Illinois governor pitches bipartisanship to aid state finances

CHICAGO (Reuters) - Illinois’ Republican Governor Bruce Rauner on Wednesday called for a collaborative effort with Democrats to tackle rising pension costs and restore the state’s “financial integrity.”

FILE PHOTO: Illinois Gov-elect Bruce Rauner speaks to the media at the White House in Washington December 5, 2014. REUTERS/Larry Downing/File Photo

He also pledged to introduce a balanced fiscal 2019 budget next month, something that Democratic legislative leaders said he has failed to do since taking office in 2015.

In his state of the state address in the Capitol in Springfield, Rauner said a bipartisan approach is needed for Illinois to win economic prizes like a $5 billion second headquarters project for Amazon.com Inc, which earlier this month named Chicago as one of 20 finalists.

“United, we can create thousands and thousands of jobs, attract billions of dollars in investment and set millions of Illinoisians free to make more, buy more, build more,” Rauner said.

An impasse between Rauner and Democrats who control the legislature left Illinois without complete budgets for an unprecedented two straight fiscal years. The enactment of a fiscal 2018 budget and income tax rate hike by lawmakers in July over Rauner’s vetoes saved the state’s credit ratings from sinking into junk status.

There was little sign that Democrats were willing to work with Rauner, who is seeking re-election in November, on a budget or other issues.

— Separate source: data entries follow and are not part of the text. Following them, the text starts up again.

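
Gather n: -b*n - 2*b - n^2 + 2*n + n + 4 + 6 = -2*b - n^2 + n*(3 - b) + 10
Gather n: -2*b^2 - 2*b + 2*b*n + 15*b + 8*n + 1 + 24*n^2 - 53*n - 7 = -2*b^2 + 13*b + 24*n^2 + n*(2*b - 45) - 6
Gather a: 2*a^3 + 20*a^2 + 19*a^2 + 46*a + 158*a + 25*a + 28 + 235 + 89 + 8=2*a^3 + 39*a^2 + 229*a + 360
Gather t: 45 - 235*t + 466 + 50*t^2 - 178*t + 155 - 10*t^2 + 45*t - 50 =40*t^2 - 368*t + 616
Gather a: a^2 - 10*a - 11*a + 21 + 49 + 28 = a^2 - 21*a + 98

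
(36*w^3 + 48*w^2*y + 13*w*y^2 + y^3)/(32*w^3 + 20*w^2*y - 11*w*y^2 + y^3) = (36*w^2 + 12*w*y + y^2)/(32*w^2 - 12*w*y + y^2)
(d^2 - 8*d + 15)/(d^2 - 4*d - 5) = (d - 3)/(d + 1)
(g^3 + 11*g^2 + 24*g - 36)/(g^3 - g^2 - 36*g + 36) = (g + 6)/(g - 6)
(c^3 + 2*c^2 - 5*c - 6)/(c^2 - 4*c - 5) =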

Democratic House Speaker Michael Madigan, who is a frequent target of attacks by Rauner, suggested the governor should remain on the sidelines this session.

“That way, serious leaders can continue working to move our state forward, while the governor can continue to ignore his utterly dismal record without accomplishments, and avoid the real discussion about the damage he has inflicted on our state,” Madigan said in a statement.

Democratic Senate President John Cullerton, who appeared on public television following the speech, said Rauner’s promise of a balanced spending plan for the fiscal year that begins July 1 was met with laughter.

“The reason why people couldn’t keep a straight face when he said he was going to introduce a balanced budget is because (Rauner) has never been even close to a balanced budget,” Cullerton said.

Rauner has said he wants to roll back the $5 billion income tax hike even as the state’s payment to its five pension systems is projected to grow to $8.5 billion in fiscal 2019 from $7.94 billion this year. Illinois also has a lingering $8.5 billion unpaid bill backlog that had ballooned to more than $16 billion during the impasse.